Key Word(s): intro
CS109A Introduction to Data Science
Lecture 1, Exercise 1: The Data Science Process¶
Harvard University
Fall 2021
Instructors: Pavlos Protopapas and Natesh Pillai
Title :¶
Exercise: The Data Science Process
Description :¶
The aim of this exercise is to understand all the steps involved in a Data Science setting.
Data Description:¶
Hubway was metro-Boston’s public bike share program, with more than 1600 bikes at 160+ stations across the Greater Boston area. Hubway was owned by four municipalities in the area.

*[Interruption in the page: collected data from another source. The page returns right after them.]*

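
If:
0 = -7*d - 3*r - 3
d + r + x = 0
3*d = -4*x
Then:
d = -12/25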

By 2016, Hubway operated 185 stations and 1750 bicycles, with 5 million rides since launching in 2011.
In April 2017, Hubway held a Data Visualization Challenge at the Microsoft NERD Center in Cambridge, releasing 5 years of trip data.
Instructions:¶
- Read the data files hubway_stations.csv and hubway_trips.csv into separate pandas dataframes.
- Get a quick understanding of the columns present in the data and their types.
- Remove all the data points with null values in any one (or more) of the columns.
- Create a new column age that gives the age of the rider using their birth date.
- Perform relevant EDA to answer the questions asked on the scaffold.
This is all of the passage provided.